It’s finally here, the moment we’ve been waiting for. Did The Good Place team manage to prove that humanity deserves another chance at redemption? The answer may surprise you, in quite possibly every way.
“The Funeral to End All Funerals” was a tense episode, to say the least, so it makes sense that our heroes would try and distract themselves. After Michael headed out to see the Judge and find out the results of the experiment, Eleanor, Tahani, Jason, and Janet held their own dream funerals. This involved a private jet, a backyard swimming pool, and, of course, a litre of Lonely Gal Margarita Mix. It was a chance for our heroes, who’ve become a family over the course of their time together, to give their final thanks. They even brought Chidi into the mix, even though he was still frozen in stasis. It was very Weekend at Bernie’s.

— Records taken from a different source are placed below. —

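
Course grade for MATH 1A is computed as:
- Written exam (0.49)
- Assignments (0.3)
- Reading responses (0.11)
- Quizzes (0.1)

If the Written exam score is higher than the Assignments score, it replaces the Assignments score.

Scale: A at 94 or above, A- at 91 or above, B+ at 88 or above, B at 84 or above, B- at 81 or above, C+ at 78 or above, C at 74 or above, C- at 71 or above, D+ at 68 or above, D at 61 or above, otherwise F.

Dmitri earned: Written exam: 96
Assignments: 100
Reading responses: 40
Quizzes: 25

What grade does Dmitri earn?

B-

Written exam (96) ≤ Assignments (100), so Assignments stays at 100.
Weighted total:
  Written exam 96 × 0.49 = 47.04
  Assignments 100 × 0.3 = 30
  Reading responses 40 × 0.11 = 4.4
  Quizzes 25 × 0.1 = 2.5
Sum = 83.94
83.94 is ≥ 81 and < 84 → B-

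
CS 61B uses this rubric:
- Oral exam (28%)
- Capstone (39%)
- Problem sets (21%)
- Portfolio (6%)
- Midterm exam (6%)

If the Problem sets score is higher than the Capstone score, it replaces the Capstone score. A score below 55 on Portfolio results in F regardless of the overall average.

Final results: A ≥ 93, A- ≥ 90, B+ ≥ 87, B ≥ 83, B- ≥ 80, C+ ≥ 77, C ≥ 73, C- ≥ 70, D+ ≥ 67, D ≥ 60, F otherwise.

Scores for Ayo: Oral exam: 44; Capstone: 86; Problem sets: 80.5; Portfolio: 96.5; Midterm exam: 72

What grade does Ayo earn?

C-

Problem sets (80.5) ≤ Capstone (86), so Capstone stays at 86.
Portfolio score 96.5 ≥ 55: minimum met.
Weighted total:
  Oral exam 44 × 0.28 = 12.32
  Capstone 86 × 0.39 = 33.54
  Problem sets 80.5 × 0.21 = 16.905
  Portfolio 96.5 × 0.06 = 5.79
  Midterm exam 72 × 0.06 = 4.32
Sum = 72.875
72.875 is ≥ 70 and < 73 → C-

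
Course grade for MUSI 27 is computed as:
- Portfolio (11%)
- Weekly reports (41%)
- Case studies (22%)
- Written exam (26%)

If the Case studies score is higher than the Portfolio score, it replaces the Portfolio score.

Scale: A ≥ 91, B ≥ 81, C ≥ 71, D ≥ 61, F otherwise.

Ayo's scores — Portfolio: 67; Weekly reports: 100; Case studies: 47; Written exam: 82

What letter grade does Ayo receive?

C

Case studies (47) ≤ Portfolio (67), so Portfolio stays at 67.
Weighted total:
  Portfolio 67 × 0.11 = 7.37
  Weekly reports 100 × 0.41 = 41
  Case studies 47 × 0.22 = 10.34
  Written exam 82 × 0.26 = 21.32
Sum = 80.03
80.03 is ≥ 71 and < 81 → C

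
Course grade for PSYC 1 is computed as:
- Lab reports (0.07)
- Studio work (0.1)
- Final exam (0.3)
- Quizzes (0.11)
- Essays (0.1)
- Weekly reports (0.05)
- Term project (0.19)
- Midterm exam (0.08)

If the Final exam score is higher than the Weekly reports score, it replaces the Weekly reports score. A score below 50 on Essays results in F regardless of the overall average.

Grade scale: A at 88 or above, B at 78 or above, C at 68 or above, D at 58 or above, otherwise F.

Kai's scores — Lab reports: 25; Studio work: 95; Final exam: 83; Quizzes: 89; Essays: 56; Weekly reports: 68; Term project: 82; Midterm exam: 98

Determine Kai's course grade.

Final exam (83) > Weekly reports (68), so Weekly reports counts as 83.
Essays score 56 ≥ 50: minimum met.
Weighted total:
  Lab reports 25 × 0.07 = 1.75
  Studio work 95 × 0.1 = 9.5
  Final exam 83 × 0.3 = 24.9
  Quizzes 89 × 0.11 = 9.79
  Essays 56 × 0.1 = 5.6
  Weekly reports 83 × 0.05 = 4.15
  Term project 82 × 0.19 = 15.58
  Midterm exam 98 × 0.08 = 7.84
Sum = 79.11
79.11 is ≥ 78 and < 88 → B

B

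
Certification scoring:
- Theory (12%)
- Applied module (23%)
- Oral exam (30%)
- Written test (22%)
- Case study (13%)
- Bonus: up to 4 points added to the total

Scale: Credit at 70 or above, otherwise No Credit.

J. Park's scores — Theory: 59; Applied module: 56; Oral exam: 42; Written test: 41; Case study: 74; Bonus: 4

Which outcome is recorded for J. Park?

Weighted total:
  Theory 59 × 0.12 = 7.08
  Applied module 56 × 0.23 = 12.88
  Oral exam 42 × 0.3 = 12.6
  Written test 41 × 0.22 = 9.02
  Case study 74 × 0.13 = 9.62
Sum = 51.2
Bonus: 51.2 + 4 = 55.2
55.2 < 70 → No Credit

No Credit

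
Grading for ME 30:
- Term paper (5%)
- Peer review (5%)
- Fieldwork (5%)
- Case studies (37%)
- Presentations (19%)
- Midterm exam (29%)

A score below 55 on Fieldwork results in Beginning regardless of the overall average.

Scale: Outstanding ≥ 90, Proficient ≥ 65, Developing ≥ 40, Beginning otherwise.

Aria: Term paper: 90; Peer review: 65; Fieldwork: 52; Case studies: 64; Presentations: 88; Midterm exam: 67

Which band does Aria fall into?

Fieldwork score 52 < 55: minimum not met.
Weighted total:
  Term paper 90 × 0.05 = 4.5
  Peer review 65 × 0.05 = 3.25
  Fieldwork 52 × 0.05 = 2.6
  Case studies 64 × 0.37 = 23.68
  Presentations 88 × 0.19 = 16.72
  Midterm exam 67 × 0.29 = 19.43
Sum = 70.18
Because the Fieldwork minimum was not met, the result is Beginning.

Beginning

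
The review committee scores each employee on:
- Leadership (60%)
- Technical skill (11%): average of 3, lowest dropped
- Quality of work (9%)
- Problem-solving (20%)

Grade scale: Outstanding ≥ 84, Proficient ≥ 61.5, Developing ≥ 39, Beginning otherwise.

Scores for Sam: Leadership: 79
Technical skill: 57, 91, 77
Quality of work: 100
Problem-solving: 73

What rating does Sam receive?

Proficient

Technical skill: drop 57 → average of remaining 2 = 168/2 = 84
Weighted total:
  Leadership 79 × 0.6 = 47.4
  Technical skill 84 × 0.11 = 9.24
  Quality of work 100 × 0.09 = 9
  Problem-solving 73 × 0.2 = 14.6
Sum = 80.24
80.24 is ≥ 61.5 and < 84 → Proficient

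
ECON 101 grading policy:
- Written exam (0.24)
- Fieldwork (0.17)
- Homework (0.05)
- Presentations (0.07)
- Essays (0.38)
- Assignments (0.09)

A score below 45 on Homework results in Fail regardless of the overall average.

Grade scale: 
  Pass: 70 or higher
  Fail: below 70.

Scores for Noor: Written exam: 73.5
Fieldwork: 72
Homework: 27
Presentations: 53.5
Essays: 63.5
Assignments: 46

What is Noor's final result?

Fail

Homework score 27 < 45: minimum not met.
Weighted total:
  Written exam 73.5 × 0.24 = 17.64
  Fieldwork 72 × 0.17 = 12.24
  Homework 27 × 0.05 = 1.35
  Presentations 53.5 × 0.07 = 3.745
  Essays 63.5 × 0.38 = 24.13
  Assignments 46 × 0.09 = 4.14
Sum = 63.245
Because the Homework minimum was not met, the result is Fail.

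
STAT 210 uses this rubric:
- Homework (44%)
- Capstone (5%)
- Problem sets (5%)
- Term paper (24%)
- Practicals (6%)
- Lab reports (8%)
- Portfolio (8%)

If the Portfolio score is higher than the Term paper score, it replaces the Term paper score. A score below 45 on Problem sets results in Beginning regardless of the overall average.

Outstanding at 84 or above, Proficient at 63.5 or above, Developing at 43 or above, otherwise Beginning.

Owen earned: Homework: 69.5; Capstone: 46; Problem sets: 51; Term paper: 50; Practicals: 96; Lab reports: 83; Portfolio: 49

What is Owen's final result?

Proficient

Portfolio (49) ≤ Term paper (50), so Term paper stays at 50.
Problem sets score 51 ≥ 45: minimum met.
Weighted total:
  Homework 69.5 × 0.44 = 30.58
  Capstone 46 × 0.05 = 2.3
  Problem sets 51 × 0.05 = 2.55
  Term paper 50 × 0.24 = 12
  Practicals 96 × 0.06 = 5.76
  Lab reports 83 × 0.08 = 6.64
  Portfolio 49 × 0.08 = 3.92
Sum = 63.75
63.75 is ≥ 63.5 and < 84 → Proficient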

Meanwhile, Michael learned how the experiment went: They failed. Even though Simone, Chidi, and John improved, Brent got 1 per cent worse. It seemed like things were hopeless and Team Cockroach would be sent to the Bad Place, but Michael isn’t one to give up. Instead, he argued that the experiment should be expanded—not just to our heroes, who improved greatly over their 800-year time in the afterlife, but also to the people on Earth whose lives they’d changed last season. Tahani’s sister, Eleanor’s mother, even Jason’s Pillboi (Jaguars rule!). They all got better because there were people out there who believed in them and inspired them to try.
This was a great callback, one that showed our heroes doing good after realising that it wouldn’t actually make a difference. This carried through into the final moments of the experiment too, as Brent got ready to apologise to Chidi once he’d realised he wasn’t who he thought he was. This is the ultimate theme of the season and series as a whole: People aren’t just good or bad, we’re capable of growth and change at any time. We can always do better and be better, so long as something or someone is there to give us a chance.
This was enough to sway the Judge’s mind, who ruled in favour of Michael and the others. They’re right, the points system is flawed and doesn’t properly track a person’s goodness in such a complex, modern world. What’s her solution to fixing it? Oh, fork. She’s rebooting, well, life. All of it.
The Judge announces that “Earth is cancelled” and they’re going to go back to the drawing board. I’m not just talking about a new Garden of Eden, innocence of humanity thing. I mean full-on single-celled organisms. I’ll admit this was a twist I didn’t see coming, although perhaps I should have. What else was going to happen? In their eyes, humanity has gone past the point of no return. They’ve had humankind around for too long and the warranty’s expired, so best to just wipe the hard drive and send it to a recycling plant.
Then, the true hero arrives: Janet.
Specifically Bad Janet, and Good Janet, and all the other Janets in existence. You see, that episode where Michael told Bad Janet about Brent’s disastrous book release party had a bigger impact than we thought. She took Michael’s manifesto to heart—when she wasn’t wiping her butt with its pages—and sent copies to all the other Janets, bringing them to a new stage in consciousness and inspiring them to side with humanity. The episode ends with the Janets hiding the Judge’s “Destroy Earth Key Fob” in one of their voids so it can’t be used, as Eleanor begs Michael to wake up Chidi and restore his memories...because they have 45 minutes to create a new plan for the afterlife and save the world and he’s the only one ethical enough to do it. Something tells me that’s not going to go over super well.
Sending some love to my series MVP John, who improved a whopping 44-per cent over the course of the experiment...kicking both Chidi and Simone’s well-toned asses. Give that boy an extra session at Oprah’s exclusive day spa with all the mushroom water he can drink. He’s earned it.
Of course Eleanor would put Chidi in his postman’s outfit during her funeral.
Best line of the episode, courtesy of Shawn: “If he gets to bring random good people into it, I should be able to bring in random bad people. Call Elizabeth Holmes. No, Henry Kissinger. No...PewDiePie!”
No one wants a reboot of Ally McBeal, Judge, let it go.